Erschütternd aktuell

Medientagebuch 451 Refugees sind seit 1993 in Deutschland umgekommen. Zahlen wie diese macht der Report "Bundesdeutsche Flüchtlingspolitik und ihre tödlichen Folgen" publik
Ausgabe 20/2015
Deutsche Gastfreundlichkeit: Container-Siedlung zur Unterbringung von Flüchtlingen
Deutsche Gastfreundlichkeit: Container-Siedlung zur Unterbringung von Flüchtlingen

Foto: Tobias Schwarz/AFP/Getty Images

Dass Tausende Flüchtende im Mittelmeer sterben, schockiert uns immer wieder. Weniger Schlagzeilen machen die mindestens 451 Refugees, die seit 1993 in Deutschland den Tod gefunden haben. Dass diese Zahlen überhaupt bekannt werden, ist Ehrenamtlichen zu verdanken, die sich in der Antirassistischen Initiative Berlin (ARI) engagieren. Seit 1993 geben sie den Report Bundesdeutsche Flüchtlingspolitik und ihre tödlichen Folgen heraus, der die verschiedenen Formen von Gewalt, Verletzungen und Diskriminierungen gegen Flüchtlinge recherchiert und auflistet. Alljährlich wird er aktualisiert, gerade ist eine neue Auflage erschienen, die alle Fälle bis zum Jahresende 2014 erfasst.
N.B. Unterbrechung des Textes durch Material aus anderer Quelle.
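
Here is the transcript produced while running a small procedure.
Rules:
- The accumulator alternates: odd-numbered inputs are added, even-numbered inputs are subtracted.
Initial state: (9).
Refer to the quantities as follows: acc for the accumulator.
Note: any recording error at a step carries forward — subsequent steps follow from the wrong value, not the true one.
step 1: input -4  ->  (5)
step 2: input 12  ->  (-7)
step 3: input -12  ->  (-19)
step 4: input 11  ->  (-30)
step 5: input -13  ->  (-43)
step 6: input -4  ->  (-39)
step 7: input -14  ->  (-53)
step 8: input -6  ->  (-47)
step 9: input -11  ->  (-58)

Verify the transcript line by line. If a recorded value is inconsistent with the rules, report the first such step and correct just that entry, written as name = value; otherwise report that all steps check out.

Recomputing the run from the initial state:
step 1: acc = 5
step 2: acc = -7
step 3: acc = -19
step 4: acc = -30
step 5: acc = -43
step 6: acc = -39
step 7: acc = -53
step 8: acc = -47
step 9: acc = -58
This matches the transcript at every step.

no error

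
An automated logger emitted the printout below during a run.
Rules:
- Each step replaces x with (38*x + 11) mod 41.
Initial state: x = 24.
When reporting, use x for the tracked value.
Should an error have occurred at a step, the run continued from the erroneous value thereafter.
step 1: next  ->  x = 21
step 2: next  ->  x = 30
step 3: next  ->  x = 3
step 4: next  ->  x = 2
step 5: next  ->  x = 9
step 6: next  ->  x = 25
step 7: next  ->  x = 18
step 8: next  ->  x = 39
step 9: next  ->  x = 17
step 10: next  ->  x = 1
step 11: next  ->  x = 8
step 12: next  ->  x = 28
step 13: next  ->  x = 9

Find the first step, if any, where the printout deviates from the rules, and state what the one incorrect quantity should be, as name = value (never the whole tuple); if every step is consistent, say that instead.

Recomputing the run from the initial state:
step 1: x = 21
step 2: x = 30
step 3: x = 3
step 4: x = 2
step 5: x = 5
step 6: x = 37
step 7: x = 23
step 8: x = 24
step 9: x = 21
step 10: x = 30
step 11: x = 3
step 12: x = 2
step 13: x = 5
The first disagreement with the printout is at step 5, where the value should be x = 5.

step 5, x = 5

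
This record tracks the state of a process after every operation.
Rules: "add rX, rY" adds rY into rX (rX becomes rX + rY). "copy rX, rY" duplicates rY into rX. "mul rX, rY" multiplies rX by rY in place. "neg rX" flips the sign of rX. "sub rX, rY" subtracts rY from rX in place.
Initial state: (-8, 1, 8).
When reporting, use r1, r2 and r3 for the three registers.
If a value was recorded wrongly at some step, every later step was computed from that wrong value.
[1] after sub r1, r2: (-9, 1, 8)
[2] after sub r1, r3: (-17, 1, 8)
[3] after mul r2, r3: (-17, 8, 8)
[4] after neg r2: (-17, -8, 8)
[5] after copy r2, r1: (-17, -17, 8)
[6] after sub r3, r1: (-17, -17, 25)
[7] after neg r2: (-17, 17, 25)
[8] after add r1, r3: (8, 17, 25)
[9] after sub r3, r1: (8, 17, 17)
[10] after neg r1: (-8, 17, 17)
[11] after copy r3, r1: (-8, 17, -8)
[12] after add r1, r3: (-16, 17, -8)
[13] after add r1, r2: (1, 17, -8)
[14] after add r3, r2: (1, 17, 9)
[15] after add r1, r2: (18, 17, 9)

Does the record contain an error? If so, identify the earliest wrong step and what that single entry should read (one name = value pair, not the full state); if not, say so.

Recomputing the run from the initial state:
step 1: r1 = -9, r2 = 1, r3 = 8
step 2: r1 = -17, r2 = 1, r3 = 8
step 3: r1 = -17, r2 = 8, r3 = 8
step 4: r1 = -17, r2 = -8, r3 = 8
step 5: r1 = -17, r2 = -17, r3 = 8
step 6: r1 = -17, r2 = -17, r3 = 25
step 7: r1 = -17, r2 = 17, r3 = 25
step 8: r1 = 8, r2 = 17, r3 = 25
step 9: r1 = 8, r2 = 17, r3 = 17
step 10: r1 = -8, r2 = 17, r3 = 17
step 11: r1 = -8, r2 = 17, r3 = -8
step 12: r1 = -16, r2 = 17, r3 = -8
step 13: r1 = 1, r2 = 17, r3 = -8
step 14: r1 = 1, r2 = 17, r3 = 9
step 15: r1 = 18, r2 = 17, r3 = 9
This matches the record at every step.

no error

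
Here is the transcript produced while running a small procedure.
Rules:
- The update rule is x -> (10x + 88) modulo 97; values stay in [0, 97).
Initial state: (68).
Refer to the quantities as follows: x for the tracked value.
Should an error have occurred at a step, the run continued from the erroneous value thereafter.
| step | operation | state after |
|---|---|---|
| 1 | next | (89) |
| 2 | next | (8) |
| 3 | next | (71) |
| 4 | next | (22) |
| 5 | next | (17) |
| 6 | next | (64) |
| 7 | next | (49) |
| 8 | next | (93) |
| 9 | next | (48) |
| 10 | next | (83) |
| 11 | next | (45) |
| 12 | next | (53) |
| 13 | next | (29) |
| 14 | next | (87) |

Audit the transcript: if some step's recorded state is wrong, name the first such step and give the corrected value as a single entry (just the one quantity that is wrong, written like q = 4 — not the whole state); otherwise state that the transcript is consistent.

step 13, x = 36

Recomputing the run from the initial state:
step 1: x = 89
step 2: x = 8
step 3: x = 71
step 4: x = 22
step 5: x = 17
step 6: x = 64
step 7: x = 49
step 8: x = 93
step 9: x = 48
step 10: x = 83
step 11: x = 45
step 12: x = 53
step 13: x = 36
step 14: x = 60
The first disagreement with the transcript is at step 13, where the value should be x = 36.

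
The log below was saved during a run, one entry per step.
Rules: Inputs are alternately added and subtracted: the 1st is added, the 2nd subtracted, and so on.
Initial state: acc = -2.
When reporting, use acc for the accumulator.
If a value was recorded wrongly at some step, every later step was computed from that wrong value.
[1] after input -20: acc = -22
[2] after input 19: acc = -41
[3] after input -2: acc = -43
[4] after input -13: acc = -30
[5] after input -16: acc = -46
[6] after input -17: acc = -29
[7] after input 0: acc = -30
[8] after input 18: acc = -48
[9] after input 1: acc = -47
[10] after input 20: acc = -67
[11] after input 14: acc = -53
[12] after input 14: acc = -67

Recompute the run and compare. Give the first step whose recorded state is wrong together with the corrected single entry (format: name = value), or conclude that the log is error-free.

1. acc = -2 + -20 = -22 (consistent with the log)
2. acc = -22 - 19 = -41 (verified)
3. acc = -41 + -2 = -43 (confirmed correct)
4. acc = -43 - -13 = -30 (in agreement)
5. acc = -30 + -16 = -46 (verified)
6. acc = -46 - -17 = -29 (same as recorded)
7. acc = -29 + 0 = -29 (the entry is off here)
The earliest wrong entry is at step 7: it should read acc = -29.

step 7, acc = -29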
Die Schicksale, die dort chronologisch aufgelistet sind, schaffen es meist nur als kleine Meldung auf die hinteren Seiten der Zeitungen. Da übergießt sich am 20. Februar 2014 der Iraner Kahve Pouryazdani mit Benzin und stirbt den Feuertod. Am 11. März vergangenen Jahres versucht sich eine 39-jährige Abschiebegefangene zu vergiften, am 7. September eine Nigerianerin mit ihren beiden Kindern. Elke Schmidt, die seit Jahren die Dokumentation koordiniert, führt die Suizide auf die wachsende Verzweiflung angesichts der schlechten Lebensbedingungen zurück, denen Flüchtlinge, Asylbewerber und Menschen ohne Papiere in Deutschland ausgesetzt sind. Das Problem, sagt Elke Schmidt, seien nicht nur die restriktiven Rahmenbedingungen, die durch die bundesdeutschen Asylgesetze vorgegeben werden: „Es sind auch die Mitarbeiter der Ämter, der Polizei und der Abschiebegefängnisse, die oft mit Allmachtsgebaren, Willkür, Schikanen, Rechtsbruch und purer Gewalt gegen die Schutzsuchenden vorgehen.“

Für die Erstellung der Dokumentation wertet die Gruppe Presseartikel, Polizeiberichte und Informationen von Flüchtlingshilfsorganisationen aus. Alle Meldungen werden gegenrecherchiert und erst veröffentlicht, wenn sie von zwei unabhängigen Quellen bestätigt werden.

Elke Schmidt hat das Projekt 1993 mit einer Mitstreiterin gestartet, nachdem sich der Onkel eines verschwundenen tamilischen Flüchtlings an die ARI gewandt hatte. Sie forschten nach und fanden heraus, dass er mit acht anderen tamilischen Flüchtlingen beim Grenzübertritt in der Neiße ertrunken war. Mit einem Filmteam machte die ARI damals den Tod in der Neiße öffentlich. Seitdem sammelt das kleine Team Nachrichten über Todesfälle, Misshandlungen und Gewalt, die in direktem Zusammenhang mit der deutschen Flüchtlingspolitik stehen.

Noch so ein Fall: Am 20. Januar 2014 stoppt die griechische Küstenwache einen Fischkutter. Darin sitzen 27 Geflüchtete aus Afghanistan und Syrien. Einige wollen zu Verwandten nach Deutschland. Die griechische Küstenwache versucht den Fischkutter zurück auf türkisches Territorium zu drängen und nimmt ihn ins Schlepptau. In der stürmischen See reißt das Seil, der Kutter sinkt. Drei Frauen und acht Kinder sterben. Die Überlebenden mussten über Monate mit Hilfe von Pro Asyl darum kämpfen, dass sie bei Verwandten in Deutschland leben können. Auch darüber informiert die Dokumentation, die in Zeiten von Pegida und der erneuten Verschärfung der Asylgesetzgebung noch immer so wichtig ist wie vor über zwei Jahrzehnten. Dabei ist der größte Wunsch der Herausgeber, Zustände zu schaffen, in denen ihre Dokumentation endlich überflüssig wird.